Oh No Oh My started with exclamation marks stuck in the midst of their name (although originally called The Jolly Rogers; thank god that changed), churning out a remarkably twee form of indie pop that sped along on a host of hyperactive hubbub that spat and spun into playful experiments with synth and guitars. It seems that over the course of their latest offering, they have managed to somewhat mature with each successive song and successfully moved into a more melodically subtle sound, deciding to drop the pointless punctuation in pursuit of a fuller, more accomplished resonance and ideology. The elementary basis of stabbing indie pop has remained behind, obviously ingrained in the four Texans, but throughout People Problems, they explore realms of melancholy, steady but sturdy riffs and a refined approach to constructing a carefully orchestrated richness in the depths of their sound.

Everything is far more subdued compared to the relentlessly rip-roaring glitch-filled indie pop that populated their earlier releases. Nonetheless, it's tricky to suddenly throw off the reins of the past so we open in 'Walking Into Me' with a quick strum that combines itself with a Fleet Foxes vocal hum, awkwardly taking the steps into a more developed indie pop ethos, whilst maintaining an electronic whirr as a consistent core. Throughout the record, we have the same battle between old and new for the band, seeking to carve an adult approach to their usual brand of highly infectious sugary sweetness.

'So I Took You' is a pure blast of indie pop cheese, documenting two lovers adventurous tale to gleefully darting slice of strings, before culminating in a sudden dead end, leaving you wondering if you accidentally hit pause. It's this odd mixture of sudden pop blasts, an oddly mellowed mentality and flares of synth and strings that make up for an unusually unfulfilled sensation at the end of twelve tracks. There is simply no denying the musical quality and talent of the band, all multi-instrumentalists, who bring a great wealth of concentrated builds, drops and clashing riffs into effect here, there and everywhere. Instrumentally, whilst accomplished, everything comes together and bounces off one-another far too rapidly. Similarly, the confused confrontation between concepts overshadows the fantastically realised moments of musicianship and intelligently crafted lyricism that surface in some of the thriving areas of the album.
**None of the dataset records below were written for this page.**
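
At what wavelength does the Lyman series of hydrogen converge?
91.1265 nm

The series limit corresponds to the transition from n = ∞ to n = 1.
This is the highest energy (shortest wavelength) transition in the Lyman series.

E_∞ = 0 eV
E_1 = -13.6057 / 1² = -13.605700 eV

Energy at series limit:
ΔE = E_∞ - E_1 = 0 - (-13.605700) = 13.605700 eV
λ = hc/E = 1239.84 eV·nm / 13.605700 eV = 91.1265 nm

This energy equals the ionization energy from the n = 1 state of hydrogen.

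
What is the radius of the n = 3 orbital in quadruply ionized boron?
0.0953 nm (or 0.9525 Å)

The Bohr radius formula is:
r_n = n² a₀ / Z

where a₀ = 0.0529177 nm is the Bohr radius.

For B⁴⁺ (Z = 5) at n = 3:
r_3 = 3² × 0.0529177 nm / 5
r_3 = 9 × 0.0529177 nm / 5
r_3 = 0.47626 nm / 5
r_3 = 0.0953 nm

The electron orbits at approximately 0.0953 nm from the nucleus.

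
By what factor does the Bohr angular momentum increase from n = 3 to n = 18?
6.00

In the Bohr model, L_n = nℏ, so the ratio is purely the ratio of quantum numbers:

L_18/L_3 = 18ℏ / 3ℏ = 18/3 = 6.00

The angular momentum scales linearly with n.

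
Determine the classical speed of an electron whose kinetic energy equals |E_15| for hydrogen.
1.46e+05 m/s (or 0.048649% of c)

The binding energy at n = 15 for hydrogen is:
E_15 = -13.6057/15² = -0.06046978 eV
|E_15| = 0.06046978 eV

Convert to Joules:
KE = 0.06046978 eV × (1.602177 × 10⁻¹⁹ J/eV) = 9.6883e-21 J

Using KE = ½mv²:
v = √(2·KE/m_e)
v = √(2 × 9.6883e-21 J / 9.10938 × 10⁻³¹ kg)
v = 1.46e+05 m/s

This is approximately 0.048649% the speed of light.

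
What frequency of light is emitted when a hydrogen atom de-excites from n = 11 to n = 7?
3.99509e+13 Hz

First, find the transition energy:
E_11 = -13.6057 / 11² = -0.112443802 eV
E_7 = -13.6057 / 7² = -0.277667347 eV
|ΔE| = |E_7 - E_11| = 0.165223545 eV

Convert to Joules: E = 0.165223545 eV × (1.602177 × 10⁻¹⁹ J/eV) = 2.6471736e-20 J

Using E = hf:
f = E/h = 2.6471736e-20 J / (6.62607 × 10⁻³⁴ J·s)
f = 3.99509e+13 Hz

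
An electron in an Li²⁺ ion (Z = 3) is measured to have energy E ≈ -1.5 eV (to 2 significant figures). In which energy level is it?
n = 9

The exact energy levels follow E_n = -13.6057 Z² / n² eV with Z = 3.

The measured value (-1.5 eV) is reported to only 2 significant figures, so we must test candidate n values and see which one matches to that precision.

Candidate energies:
  n = 7:  E = -13.6057 × 3² / 7² = -2.49901 eV
  n = 8:  E = -13.6057 × 3² / 8² = -1.91330 eV
  n = 9:  E = -13.6057 × 3² / 9² = -1.51174 eV  ← matches
  n = 10:  E = -13.6057 × 3² / 10² = -1.22451 eV
  n = 11:  E = -13.6057 × 3² / 11² = -1.01199 eV

Checking against the measurement of -1.5 eV (2 sig figs), only n = 9 agrees:
E_9 = -1.51174 eV, which rounds to -1.5 eV ✓

Therefore n = 9.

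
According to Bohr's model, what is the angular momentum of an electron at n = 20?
2.1091e-33 J·s (or 20ℏ)

In the Bohr model, angular momentum is quantized:
L = nℏ

where ℏ = h/(2π) = 1.054572e-34 J·s

For n = 20:
L = 20 × 1.054572e-34 J·s
L = 2.1091e-33 J·s

This can also be written as L = 20ℏ.
The angular momentum is an integer multiple of the reduced Planck constant.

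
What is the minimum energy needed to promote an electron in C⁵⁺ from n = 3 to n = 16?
52.509498 eV

The energy levels of a hydrogen-like atom are E_n = -13.6057 Z² eV / n².

Energy at n = 3: E_3 = -13.6057 × 6² / 3² = -54.422800000 eV
Energy at n = 16: E_16 = -13.6057 × 6² / 16² = -1.913301563 eV

The excitation energy is the difference:
ΔE = E_16 - E_3
ΔE = -1.913301563 - (-54.422800000)
ΔE = 52.509498 eV

Since this is positive, energy must be absorbed (photon absorption).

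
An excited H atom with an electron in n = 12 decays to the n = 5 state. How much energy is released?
0.4497 eV

The energy levels are E_n = -13.6057 eV / n².

Energy at n = 12: E_12 = -13.6057 / 12² = -0.0944840 eV
Energy at n = 5: E_5 = -13.6057 / 5² = -0.5442280 eV

For emission (electron falling to lower state), the photon energy is:
E_photon = E_12 - E_5 = |-0.0944840 - (-0.5442280)|
E_photon = 0.4497 eV

This energy is carried away by the emitted photon.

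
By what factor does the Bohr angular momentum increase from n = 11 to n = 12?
1.09091

In the Bohr model, L_n = nℏ, so the ratio is purely the ratio of quantum numbers:

L_12/L_11 = 12ℏ / 11ℏ = 12/11 = 1.09091

The angular momentum scales linearly with n.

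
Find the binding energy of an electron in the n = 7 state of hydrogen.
0.2777 eV

The ionization energy is the energy needed to remove the electron completely (n → ∞).

For hydrogen, E_n = -13.6057 eV / n².

At n = 7: E_7 = -13.6057 / 7² = -0.2776673 eV
At n = ∞: E_∞ = 0 eV

Ionization energy = E_∞ - E_7 = 0 - (-0.2776673) = 0.2776673 eV
Ionization energy ≈ 0.2777 eV

This is also called the binding energy of the electron in state n = 7.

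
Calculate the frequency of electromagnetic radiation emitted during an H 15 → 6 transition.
7.6763e+13 Hz

First, find the transition energy:
E_15 = -13.6057 / 15² = -0.06046978 eV
E_6 = -13.6057 / 6² = -0.37793611 eV
|ΔE| = |E_6 - E_15| = 0.31746633 eV

Convert to Joules: E = 0.31746633 eV × (1.602177 × 10⁻¹⁹ J/eV) = 5.086373e-20 J

Using E = hf:
f = E/h = 5.086373e-20 J / (6.62607 × 10⁻³⁴ J·s)
f = 7.6763e+13 Hz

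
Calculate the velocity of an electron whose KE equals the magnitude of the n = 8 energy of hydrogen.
2.73e+05 m/s (or 0.09122% of c)

The binding energy at n = 8 for hydrogen is:
E_8 = -13.6057/8² = -0.2125891 eV
|E_8| = 0.2125891 eV

Convert to Joules:
KE = 0.2125891 eV × (1.602177 × 10⁻¹⁹ J/eV) = 3.4061e-20 J

Using KE = ½mv²:
v = √(2·KE/m_e)
v = √(2 × 3.4061e-20 J / 9.10938 × 10⁻³¹ kg)
v = 2.73e+05 m/s

This is approximately 0.09122% the speed of light.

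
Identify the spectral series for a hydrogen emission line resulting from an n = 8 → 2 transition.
Balmer series

The spectral series in hydrogen are named based on the final (lower) energy level:
- Lyman series: n_final = 1 (ultraviolet)
- Balmer series: n_final = 2 (visible/near-UV)
- Paschen series: n_final = 3 (infrared)
- Brackett series: n_final = 4 (infrared)
- Pfund series: n_final = 5 (far infrared)

Since this transition ends at n = 2, it belongs to the Balmer series.

For reference, this 8 → 2 line has photon energy
ΔE = 13.6057 eV × (1/2² - 1/8²) = 3.188836 eV,
corresponding to wavelength λ = hc/ΔE = 1239.84 eV·nm / 3.188836 eV = 388.81 nm in the visible/near-UV region.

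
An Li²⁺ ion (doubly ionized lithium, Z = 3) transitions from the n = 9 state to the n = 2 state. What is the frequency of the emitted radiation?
7.037e+15 Hz

First, find the transition energy:
E_9 = -13.6057 × 3² / 9² = -1.51174 eV
E_2 = -13.6057 × 3² / 2² = -30.61283 eV
|ΔE| = |E_2 - E_9| = 29.10109 eV

Convert to Joules: E = 29.10109 eV × (1.602177 × 10⁻¹⁹ J/eV) = 4.66251e-18 J

Using E = hf:
f = E/h = 4.66251e-18 J / (6.62607 × 10⁻³⁴ J·s)
f = 7.037e+15 Hz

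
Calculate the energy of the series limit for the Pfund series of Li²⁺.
4.898 eV

The series limit corresponds to the transition from n = ∞ to n = 5.
This is the highest energy (shortest wavelength) transition in the Pfund series.

E_∞ = 0 eV
E_5 = -13.6057 × 3² / 5² = -4.898 eV

Energy at series limit:
ΔE = E_∞ - E_5 = 0 - (-4.898) = 4.898 eV

This energy equals the ionization energy from the n = 5 state of Li²⁺.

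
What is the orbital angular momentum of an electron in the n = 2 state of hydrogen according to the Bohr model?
2.10914e-34 J·s (or 2ℏ)

In the Bohr model, angular momentum is quantized:
L = nℏ

where ℏ = h/(2π) = 1.0545718e-34 J·s

For n = 2:
L = 2 × 1.0545718e-34 J·s
L = 2.10914e-34 J·s

This can also be written as L = 2ℏ.
The angular momentum is an integer multiple of the reduced Planck constant.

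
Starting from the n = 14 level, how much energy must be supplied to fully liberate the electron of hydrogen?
0.069417 eV

The ionization energy is the energy needed to remove the electron completely (n → ∞).

For hydrogen, E_n = -13.6057 eV / n².

At n = 14: E_14 = -13.6057 / 14² = -0.069416837 eV
At n = ∞: E_∞ = 0 eV

Ionization energy = E_∞ - E_14 = 0 - (-0.069416837) = 0.069416837 eV
Ionization energy ≈ 0.069417 eV

This is also called the binding energy of the electron in state n = 14.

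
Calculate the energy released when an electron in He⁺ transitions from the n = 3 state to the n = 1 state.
48.38 eV

The energy levels are E_n = -13.6057 Z² eV / n².

Energy at n = 3: E_3 = -13.6057 × 2² / 3² = -6.04698 eV
Energy at n = 1: E_1 = -13.6057 × 2² / 1² = -54.42280 eV

For emission (electron falling to lower state), the photon energy is:
E_photon = E_3 - E_1 = |-6.04698 - (-54.42280)|
E_photon = 48.38 eV

This energy is carried away by the emitted photon.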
This musical maturity has definitely taught Oh No Oh My how to take their time, evident in the final track 'Summerdays', a sprawling six and a half minute sauntering that sounds like a summery haze of a day, building towards an instrumental repose that winds down the record. This curtailed final curtain showcases some of the best the band has to offer, in the inventive flourishes of summery flashes of pop that could make for beautiful sunshine accompaniment come summer time. Maybe this just isn't the right time for People Problems, steeped in the depth of a wintery, rainy snap of depressing political output and turgid grey skies. Oh No Oh My need sunrays, picnic spreads and trips to the beach to collaborate with the compellingly crafted cuts of indie pop that manifests in the more charismatic moments of their work. And maybe having a foot stuck in two disparate styles isn't quite allowing the band to shine; a new release may require them to pick a side of the fence and stripping off fully before sunbathing in it.